Davidson and MacKinnon Chapter 1—Regression Models
-
A data-generating process, or DGP is simply the mechanism that actually generated the data. A key feature of a DGP is that it constitutes a complete specification. Enough information is provided for the DGP to be simulated on a computer. A model is defined as a set of data-generating processes.
A model is misspecified if the DGP does not belong to the model under study.
- Simple linear regression model:
\begin{equation}
\label{eq:dmch1-regmodel}
y_{t}=\beta_{1}+\beta_{2}X_{t}+u_{t}
\end{equation}
-
\(t\): index the observations of a sample
-
\(n\): total number of observations, i.e., sample size
-
\(y_{t}\): dependent variable for observation \(t\)
-
\(X_{t}\): an observation on a single expalnatory variable, or independent variable
-
\(\beta_{1},\beta_{2}\): two unknown parameters
-
\(\beta_{1}\): constant or intercept
-
\(\beta_{2}\): slope coefficient
-
\(u_{t}\): the unknown error term
-
\(\beta_{1}+\beta_{2}X_{t}\): regression function
-
\(\Omega_{t}\): information set includes variables that potential explantatry variables. Specifying a regression model is deciding which of the variables that belong to \(\Omega_{t}\) should be included in the model.
-
Try to explain the observed values of the dependent variables in terms of those of the explanatory variable.
-
\(u_{t}\) is assumed to be a random variable. Its expectation value is zero whatever the value of \(X_{t}\) to identify the unknown parameters. Actually we are assuming that on average the effects of the neglected determinants tend to cancel out.
-
We never say that the effect of \(u_t\) is necessarily small. Even if the proportion is large, this model is still useful if it allows us to see how \(y_t\) is related to the observed variables \(X_t\).
-
How to estimate and test hypothesis about the parameters?
-
A strong assumption about \(u_t\) is IID. The \(u_{t}\) will suffer serial correlation or heteroskedasticity.
-
- Matrix form of a simple linear regression model Matrix form of a simple linear regression model
Let \(y\) denote an \(n\)-vector, \(u\) an \(n\)-vector, \(X\) an \(n\times 2\) matrix, and \(\beta\) a \(2\)-vector.
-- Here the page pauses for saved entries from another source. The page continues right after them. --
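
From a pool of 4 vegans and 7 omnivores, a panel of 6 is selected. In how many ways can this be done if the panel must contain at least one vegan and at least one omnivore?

With no constraint there are C(11,6) = 462 possible selections.
Selections missing a whole group: no vegans → C(7,6) = 7; no omnivores → C(4,6) = 0.
Both groups omitted at once is impossible, so 462 − 7 = 455.

455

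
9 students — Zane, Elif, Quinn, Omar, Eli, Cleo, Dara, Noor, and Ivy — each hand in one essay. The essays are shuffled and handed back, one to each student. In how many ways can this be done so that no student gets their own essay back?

This is the derangement count D_9: permutations of 9 items with no fixed point.
By inclusion–exclusion this is Σ_{j=0}^{9} (−1)^j C(9,j)·(9−j)!.
Computing: 362880 − 362880 + 181440 − 60480 + 15120 − 3024 + 504 − 72 + 9 − 1 = 133496.

133496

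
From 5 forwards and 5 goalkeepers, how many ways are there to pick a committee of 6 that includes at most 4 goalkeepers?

205

Split by how many goalkeepers are chosen (0 through 4).
Sum: C(5,0)·C(5,6) + C(5,1)·C(5,5) + C(5,2)·C(5,4) + C(5,3)·C(5,3) + C(5,4)·C(5,2) = 0 + 5 + 50 + 100 + 50 = 205.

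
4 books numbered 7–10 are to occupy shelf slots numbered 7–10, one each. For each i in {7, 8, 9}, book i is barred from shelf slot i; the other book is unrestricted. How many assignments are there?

11

Let Aᵢ (for i ∈ {7, 8, 9}) be the placements that put book i in its forbidden shelf slot. Any j of these fix j positions, leaving (4−j)! ways to fill the rest, and there are C(3,j) ways to pick which j.
By inclusion–exclusion, the number of valid placements is Σ_{j=0}^{3} (−1)^j C(3,j)·(4−j)!.
Computing: 24 − 18 + 6 − 1 = 11.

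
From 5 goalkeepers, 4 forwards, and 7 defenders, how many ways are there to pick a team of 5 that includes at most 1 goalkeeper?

Split by how many goalkeepers are chosen (0 through 1).
Sum: C(5,0)·C(11,5) + C(5,1)·C(11,4) = 462 + 1650 = 2112.

2112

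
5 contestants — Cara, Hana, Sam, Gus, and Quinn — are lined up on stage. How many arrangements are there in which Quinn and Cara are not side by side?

72

Of the 5! = 120 arrangements, those with Quinn and Cara adjacent number 2 × 4! = 48 (treat the pair as a block with 2 internal orders).
So 120 − 48 = 72 arrangements keep them apart.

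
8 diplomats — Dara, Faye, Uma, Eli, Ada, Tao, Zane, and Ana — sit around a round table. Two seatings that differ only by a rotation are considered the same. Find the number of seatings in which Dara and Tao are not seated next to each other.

All circular seatings of 8 people number (7)! = 5040.
Those with Dara next to Tao: fuse the pair into one unit and seat 7 units around a circle — 2·(6)! = 1440.
Subtracting, 5040 − 1440 = 3600.

3600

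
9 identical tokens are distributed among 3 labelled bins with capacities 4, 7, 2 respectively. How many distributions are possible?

12

By stars and bars, unrestricted non-negative solutions to x_1+…+x_3 = 9 number C(9+2,2) = 55.
Subtract solutions that violate a single cap (substitute x_i' = x_i − (cap_i+1)): x_1 ≥ 5 gives C(6,2) = 15; x_2 ≥ 8 gives C(3,2) = 3; x_3 ≥ 3 gives C(8,2) = 28. Together 46.
Add back pairs where two caps are both exceeded: 0 + 3 + 0 = 3.
By inclusion–exclusion the count is 55 − 46 + 3 = 12.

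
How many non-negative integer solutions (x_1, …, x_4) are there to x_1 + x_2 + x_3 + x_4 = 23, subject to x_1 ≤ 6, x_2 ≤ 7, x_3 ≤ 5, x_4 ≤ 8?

20

By stars and bars, unrestricted non-negative solutions to x_1+…+x_4 = 23 number C(23+3,3) = 2600.
Subtract solutions that violate a single cap (substitute x_i' = x_i − (cap_i+1)): x_1 ≥ 7 gives C(19,3) = 969; x_2 ≥ 8 gives C(18,3) = 816; x_3 ≥ 6 gives C(20,3) = 1140; x_4 ≥ 9 gives C(17,3) = 680. Together 3605.
Add back pairs where two caps are both exceeded: 165 + 286 + 120 + 220 + 84 + 165 = 1040.
Subtract triples: 10 + 0 + 4 + 1 = 15.
By inclusion–exclusion the count is 2600 − 3605 + 1040 − 15 = 20.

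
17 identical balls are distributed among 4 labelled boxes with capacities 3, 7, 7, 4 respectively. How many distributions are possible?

34

Without the upper bounds there are C(20,3) = 1140 ways to split 17 among 4 boxes.
Subtract solutions that violate a single cap (substitute x_i' = x_i − (cap_i+1)): x_1 ≥ 4 gives C(16,3) = 560; x_2 ≥ 8 gives C(12,3) = 220; x_3 ≥ 8 gives C(12,3) = 220; x_4 ≥ 5 gives C(15,3) = 455. Together 1455.
Add back pairs where two caps are both exceeded: 56 + 56 + 165 + 4 + 35 + 35 = 351.
Subtract triples: 0 + 1 + 1 + 0 = 2.
By inclusion–exclusion the count is 1140 − 1455 + 351 − 2 = 34.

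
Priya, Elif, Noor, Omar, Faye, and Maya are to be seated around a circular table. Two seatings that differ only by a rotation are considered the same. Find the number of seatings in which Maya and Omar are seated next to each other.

48

Glue Maya and Omar into a block (2 internal orders). Seating 5 units around a circle gives (4)! arrangements.
So 2 × (4)! = 2 × 24 = 48.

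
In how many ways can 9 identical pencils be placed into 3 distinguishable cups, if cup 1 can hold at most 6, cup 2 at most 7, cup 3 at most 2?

18

Ignoring the caps, the number of non-negative solutions to x_1+…+x_3 = 9 is C(11,2) = 55.
Subtract solutions that violate a single cap (substitute x_i' = x_i − (cap_i+1)): x_1 ≥ 7 gives C(4,2) = 6; x_2 ≥ 8 gives C(3,2) = 3; x_3 ≥ 3 gives C(8,2) = 28. Together 37.
No two caps can be exceeded simultaneously, so the pair terms are all 0.
By inclusion–exclusion the count is 55 − 37 + 0 = 18.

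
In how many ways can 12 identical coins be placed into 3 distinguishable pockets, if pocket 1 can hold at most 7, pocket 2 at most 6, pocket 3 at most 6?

Without the upper bounds there are C(14,2) = 91 ways to split 12 among 3 pockets.
Subtract solutions that violate a single cap (substitute x_i' = x_i − (cap_i+1)): x_1 ≥ 8 gives C(6,2) = 15; x_2 ≥ 7 gives C(7,2) = 21; x_3 ≥ 7 gives C(7,2) = 21. Together 57.
No two caps can be exceeded simultaneously, so the pair terms are all 0.
By inclusion–exclusion the count is 91 − 57 + 0 = 34.

34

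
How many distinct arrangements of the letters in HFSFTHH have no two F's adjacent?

300

There are 7!/(3!·2!) = 420 arrangements of HFSFTHH in total.
Arrangements with the F's together: treat FF as one letter, giving (6)!/(3!) = 120.
Hence 420 − 120 = 300.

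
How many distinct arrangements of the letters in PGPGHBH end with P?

180

Fix P in the last position and arrange the remaining 6 letters.
Those 6 letters have G appearing twice and H appearing twice, giving (6)!/(2!·2!) = 180.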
\[\begin{eqnarray*} y=\left[\begin{array}{c} y_{1}\\ y_{2}\\ \vdots\\ y_{n} \end{array}\right], u=\left[\begin{array}{c} u_{1}\\ u_{2}\\ \vdots\\ u_{n} \end{array}\right], X=\left[\begin{array}{cc} 1&X_{1}\\ 1&X_{2}\\ \vdots&\vdots\\ 1&X_{n} \end{array}\right]&\mbox{,and}& \beta=\left[\begin{array}{c} \beta_{1}\\ \beta_{2}\\ \end{array}\right] \end{eqnarray*}\]Equations (\ref{eqm1}) can be rewritten as
\(\begin{eqnarray} \label{eqm2} y&=&X\beta+u \end{eqnarray}\) - regressors: separate columns of the matrix \(X\) - regressand: column vector \(y\)
-
Multivariable linear regression model We have \(k\) regressors and \(\beta\) now is \(k\)-vector
\[\begin{eqnarray} y=\left[\begin{array}{c} y_{1}\\ y_{2}\\ \vdots\\ y_{n} \end{array}\right], u=\left[\begin{array}{c} u_{1}\\ u_{2}\\ \vdots\\ u_{n} \end{array}\right], X=\left[\begin{array}{cccc} X_{11}&X_{12}&\cdots&X_{1k}\\ X_{21}&X_{22}&\cdots&X_{2k}\\ \vdots&\vdots&&\vdots\\ X_{n1}&X_{n2}&\cdots&X_{nk} \end{array}\right]&\mbox{,and}& \beta=\left[\begin{array}{c} \beta_{1}\\ \beta_{2}\\ \vdots\\ \beta_{k} \end{array}\right] \end{eqnarray}\]The model is \begin{equation} y=X\beta+u \end{equation}
A typical row of this equation is \begin{equation} \label{eq:dmch1-regmodelrow} y_{t}=X_{t}\beta+u_{t}=\sum_{i=1}^{k}\beta_{i}X_{ti}+u_{t} \end{equation} where \(X_{t}\) is the \(t^{th}\) row of \(X\).